An unidentified Syrian official asserted that an armed group attacked the army headquarters in Sanamein and tried to storm it, leading to a clash with guards.
Further protests erupted in the town of Douma, outside the capital, and the cities of Raqqa in the north and Zabadani in the west, near the border with Lebanon, a human rights activist said, reporting an unknown number of protesters detained.
The protests in Damascus appeared led by relatively well-off Syrians, many of whom who have been calling for reforms for years and have relatives jailed as political prisoners.

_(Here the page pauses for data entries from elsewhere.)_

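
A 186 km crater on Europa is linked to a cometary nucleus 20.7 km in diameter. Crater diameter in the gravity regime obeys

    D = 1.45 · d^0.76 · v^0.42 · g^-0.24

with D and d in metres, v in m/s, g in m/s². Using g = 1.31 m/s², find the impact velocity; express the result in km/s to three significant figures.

Rearranging for v: v = [D / (1.45 · 20700^0.76 · 1.31^-0.24)]^(1/0.42).
D = 186000 m.
20700^0.76 = 1906
1.31^-0.24 = 0.9372
Denominator = 1.45 × 1906 × 0.9372 = 2590
D / 2590 = 186000 / 2590 = 71.81
v = 71.81^(1/0.42) = 71.81^2.381 = 26277 m/s

v ≈ 26.3 km/s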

They contrast sharply with the working-class Sunni protesters in conservative Daraa, where small farmers and herders pushed off their land by drought have increasingly moved into the province's main city and surrounding villages, looking for work and in many cases growing angry at the lack of opportunity.
The protests in Daraa appeared to take on a sectarian dimension, with some accusing the regime of using Shiite Hezbollah and Iranian operatives in the crackdown.
The origin of the protests, far from urban centers, makes Syria's uprising similar to Tunisia's, in which demonstrations in towns and villages spread to cities, said Bassam Haddad, director of the Middle East studies program at George Mason University.
That doesn't necessarily mean the regime is in danger, he said. "If this continues at the level we see right now or if the regime finds a way to deal with the protests at this level, the Syrian regime will be able to weather the storm." But he said the bloodshed could only cause protests to expand.
The White House urged Syria's government to cease attacks on protesters and Turkey said its neighbor should quickly enact reforms to meet legitimate demands. The U.N. said Secretary-General Ban Ki-moon spoke to Assad Friday morning and underlined "that governments had an obligation to respect and protect their citizens' fundamental rights."